What I actually use: hybrid retrieval before I touch chunking again
If your retrieval is bad, the next thing to fix after chunk shape is your retriever, not your chunks. Pure dense embedding retrieval misses keyword matches that BM25 catches in its sleep. The combination (BM25 plus embeddings, fused with reciprocal rank fusion) is the default I now reach for, and it has been the production default at Vespa, Pinecone, and most of the RAG-as-a-service vendors for a couple of years. The Pinecone team’s hybrid search post walks through the basics and is still the clearest writeup I’ve found.
The order I follow when retrieval is bad:
- Look at what your retriever is returning for ten real queries. Most of the time the answer is obvious from the top-3.
- Try hybrid retrieval (BM25 + embeddings + RRF).
- Try contextual prepending on chunks.
- Then think about chunk size.
I know teams that are step-4 deep before they’ve done step 1. Don’t be that team.
What I tried and dropped: semantic chunking
For about three months I was sold on semantic chunking. The idea: embed every sentence, then split where the cosine similarity between consecutive sentences drops below a threshold. It sounds elegant. The pitch is that you split on “meaning shifts” instead of arbitrary token counts.
In practice it gave me chunks of wildly varying size, was 50x slower to index, and on my benchmarks didn’t beat structure-aware splitting on a single corpus. The one place I’d still consider it is for transcripts or other unstructured text without headings, where semantic splitting is genuinely better than blind paragraph splitting. For everything else, you already have structure, you just have to use it.
What I tried and dropped: small-to-big retrieval
The “sentence window” or “small-to-big” pattern: embed individual sentences, but at retrieval time return the full paragraph each sentence came from. The theory is that you get precise embeddings and rich context.
The practice: my contexts ballooned, my prompt costs doubled, and I was sometimes pulling 4KB of mostly-irrelevant surrounding paragraph for one matched sentence. Combined with the contextual-prepend trick from earlier, plain paragraph-sized chunks did better than small-to-big in every test I ran. Your mileage may vary, especially on FAQ-shaped content where each sentence actually is a self-contained answer.
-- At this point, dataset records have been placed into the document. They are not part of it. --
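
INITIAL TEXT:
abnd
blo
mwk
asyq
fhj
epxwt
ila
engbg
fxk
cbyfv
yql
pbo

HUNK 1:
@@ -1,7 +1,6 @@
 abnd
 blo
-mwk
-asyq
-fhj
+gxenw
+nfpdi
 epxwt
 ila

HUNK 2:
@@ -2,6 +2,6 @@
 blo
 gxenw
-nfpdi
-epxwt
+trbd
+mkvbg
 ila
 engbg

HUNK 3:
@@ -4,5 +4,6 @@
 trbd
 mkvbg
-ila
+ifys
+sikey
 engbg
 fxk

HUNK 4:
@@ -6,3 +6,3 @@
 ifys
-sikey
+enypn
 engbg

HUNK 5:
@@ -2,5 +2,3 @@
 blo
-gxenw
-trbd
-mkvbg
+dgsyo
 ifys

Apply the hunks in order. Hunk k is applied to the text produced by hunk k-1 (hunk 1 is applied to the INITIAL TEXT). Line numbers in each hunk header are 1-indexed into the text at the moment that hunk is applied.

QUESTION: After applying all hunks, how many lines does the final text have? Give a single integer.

Answer: 10

Derivation:
Hunk 1: at line 1 remove [mwk,asyq,fhj] add [gxenw,nfpdi] -> 11 lines: abnd blo gxenw nfpdi epxwt ila engbg fxk cbyfv yql pbo
Hunk 2: at line 2 remove [nfpdi,epxwt] add [trbd,mkvbg] -> 11 lines: abnd blo gxenw trbd mkvbg ila engbg fxk cbyfv yql pbo
Hunk 3: at line 4 remove [ila] add [ifys,sikey] -> 12 lines: abnd blo gxenw trbd mkvbg ifys sikey engbg fxk cbyfv yql pbo
Hunk 4: at line 6 remove [sikey] add [enypn] -> 12 lines: abnd blo gxenw trbd mkvbg ifys enypn engbg fxk cbyfv yql pbo
Hunk 5: at line 2 remove [gxenw,trbd,mkvbg] add [dgsyo] -> 10 lines: abnd blo dgsyo ifys enypn engbg fxk cbyfv yql pbo
Final line count: 10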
A concrete starting point you can use this week
If you’re standing up a new RAG pipeline and you don’t want to think about this for the next month, start here:
- Split on document structure (headings, then paragraphs, then sentences as a fallback).
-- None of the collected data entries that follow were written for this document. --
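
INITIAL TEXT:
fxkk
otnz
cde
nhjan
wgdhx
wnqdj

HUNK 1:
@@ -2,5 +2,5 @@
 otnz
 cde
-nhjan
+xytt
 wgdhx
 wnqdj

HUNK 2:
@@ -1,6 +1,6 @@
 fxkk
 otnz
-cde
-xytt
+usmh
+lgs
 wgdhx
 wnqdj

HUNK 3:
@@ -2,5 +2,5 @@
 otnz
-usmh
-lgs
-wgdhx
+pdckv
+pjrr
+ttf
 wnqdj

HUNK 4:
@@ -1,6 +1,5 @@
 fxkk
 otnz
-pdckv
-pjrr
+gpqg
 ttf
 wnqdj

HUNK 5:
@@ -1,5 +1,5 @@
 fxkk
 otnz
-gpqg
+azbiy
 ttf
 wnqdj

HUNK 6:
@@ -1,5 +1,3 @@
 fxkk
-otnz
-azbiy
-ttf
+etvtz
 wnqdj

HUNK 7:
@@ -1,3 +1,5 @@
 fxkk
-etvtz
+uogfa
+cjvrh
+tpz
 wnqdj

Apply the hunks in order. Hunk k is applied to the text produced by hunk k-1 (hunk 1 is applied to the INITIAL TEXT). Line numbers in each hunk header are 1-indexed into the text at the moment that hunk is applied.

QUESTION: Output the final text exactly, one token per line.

Hunk 1: at line 2 remove [nhjan] add [xytt] -> 6 lines: fxkk otnz cde xytt wgdhx wnqdj
Hunk 2: at line 1 remove [cde,xytt] add [usmh,lgs] -> 6 lines: fxkk otnz usmh lgs wgdhx wnqdj
Hunk 3: at line 2 remove [usmh,lgs,wgdhx] add [pdckv,pjrr,ttf] -> 6 lines: fxkk otnz pdckv pjrr ttf wnqdj
Hunk 4: at line 1 remove [pdckv,pjrr] add [gpqg] -> 5 lines: fxkk otnz gpqg ttf wnqdj
Hunk 5: at line 1 remove [gpqg] add [azbiy] -> 5 lines: fxkk otnz azbiy ttf wnqdj
Hunk 6: at line 1 remove [otnz,azbiy,ttf] add [etvtz] -> 3 lines: fxkk etvtz wnqdj
Hunk 7: at line 1 remove [etvtz] add [uogfa,cjvrh,tpz] -> 5 lines: fxkk uogfa cjvrh tpz wnqdj

Answer: fxkk
uogfa
cjvrh
tpz
wnqdj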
- Target 400-600 tokens per chunk, hard cap at 1000.
- Tables and code blocks are atomic.
- Prepend
Document: X\nSection: Y > Z\n\nto every chunk before embedding. - Use BM25 + dense embeddings + RRF for retrieval.
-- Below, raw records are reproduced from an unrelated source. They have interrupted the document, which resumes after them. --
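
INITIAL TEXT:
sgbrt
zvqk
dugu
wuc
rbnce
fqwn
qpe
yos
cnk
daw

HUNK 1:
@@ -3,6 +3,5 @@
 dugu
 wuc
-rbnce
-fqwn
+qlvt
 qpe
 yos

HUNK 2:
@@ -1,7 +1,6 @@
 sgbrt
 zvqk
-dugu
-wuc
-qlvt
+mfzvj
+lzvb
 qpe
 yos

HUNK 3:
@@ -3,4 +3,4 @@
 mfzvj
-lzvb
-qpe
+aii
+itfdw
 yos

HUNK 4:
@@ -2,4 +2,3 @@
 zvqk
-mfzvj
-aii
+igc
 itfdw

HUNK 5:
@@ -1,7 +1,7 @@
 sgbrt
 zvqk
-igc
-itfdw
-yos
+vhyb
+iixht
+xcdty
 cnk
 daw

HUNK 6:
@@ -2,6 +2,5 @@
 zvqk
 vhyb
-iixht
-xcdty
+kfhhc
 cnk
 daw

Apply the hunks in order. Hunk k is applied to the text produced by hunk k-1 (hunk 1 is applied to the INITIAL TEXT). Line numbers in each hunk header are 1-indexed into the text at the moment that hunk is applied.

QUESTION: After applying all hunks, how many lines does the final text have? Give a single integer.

Answer: 6

Derivation:
Hunk 1: at line 3 remove [rbnce,fqwn] add [qlvt] -> 9 lines: sgbrt zvqk dugu wuc qlvt qpe yos cnk daw
Hunk 2: at line 1 remove [dugu,wuc,qlvt] add [mfzvj,lzvb] -> 8 lines: sgbrt zvqk mfzvj lzvb qpe yos cnk daw
Hunk 3: at line 3 remove [lzvb,qpe] add [aii,itfdw] -> 8 lines: sgbrt zvqk mfzvj aii itfdw yos cnk daw
Hunk 4: at line 2 remove [mfzvj,aii] add [igc] -> 7 lines: sgbrt zvqk igc itfdw yos cnk daw
Hunk 5: at line 1 remove [igc,itfdw,yos] add [vhyb,iixht,xcdty] -> 7 lines: sgbrt zvqk vhyb iixht xcdty cnk daw
Hunk 6: at line 2 remove [iixht,xcdty] add [kfhhc] -> 6 lines: sgbrt zvqk vhyb kfhhc cnk daw
Final line count: 6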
- Re-rank the top 20 with a cross-encoder, return the top 5.
- Measure retrieval quality on 50 real queries with human-graded ground truth before you change anything.
That is approximately what I run in production and it is good enough that the bottleneck moves from retrieval back to the model’s actual reasoning, which is where you want it. I keep the small RAG eval harness I built for this on my project portfolio — it’s a single Python script, no frameworks, and it has saved me from at least three bad chunking decisions.
The meta-lesson is that RAG quality is mostly about respecting the structure of the documents you actually have, not about clever ML. Get the boring stuff right and the system mostly works. Skip it and no chunk size in the world will save you.